Everyone. She kinda needed to become the head of the Wayne corporation to get access to the reactor... which means she had to seem sympathetic to Bruce Wayne...

Seriously, if you watch the movie and your question is "why'd she fake like she was Bane's prisoner" then um... stop. After watching the movie, my question is: what kind of a dumb bitch finds someone willing to nuke a town on her behalf and fucking sticks around in the blast radius for it to go off?

Bengoodfella said...

Rich, the question with Williams is whether he can stay healthy or not. The question isn't his talent. As usual, Gregg throws out Williams numbers and doesn't give much perspective. Williams is a quality pass rusher when he is healthy.

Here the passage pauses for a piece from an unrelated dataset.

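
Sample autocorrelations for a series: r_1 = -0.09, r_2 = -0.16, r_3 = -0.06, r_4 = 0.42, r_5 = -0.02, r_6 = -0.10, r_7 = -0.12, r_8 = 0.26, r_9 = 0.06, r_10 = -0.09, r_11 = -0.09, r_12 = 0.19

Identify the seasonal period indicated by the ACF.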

Gregg said the same thing about the Buccaneers last year. He accused them of losing cheaply or something like that. Like you said, if a team spends money on a FA then Gregg will criticize them for signing highly-paid glory boys. It's a never-ending cycle of criticism by Gregg.

I have a feeling Gregg wasn't really watch TDKR and was too busy taking notes on everything wrong with the movie. Of all the parts of the film I was concerned about, the explosives made sense to me. There were underground tunnels and he blew up the stadium below the field. Seems pretty simple to me, but of course if you aren't paying attention or don't want it to make sense then I guess this would cause you to be confused.

I don't know why she stuck around. That's a different criticism, but the reason she seemed loyal to Batman and Bruce Wayne until the very end does seem to make sense. After all, it got her to the reactor.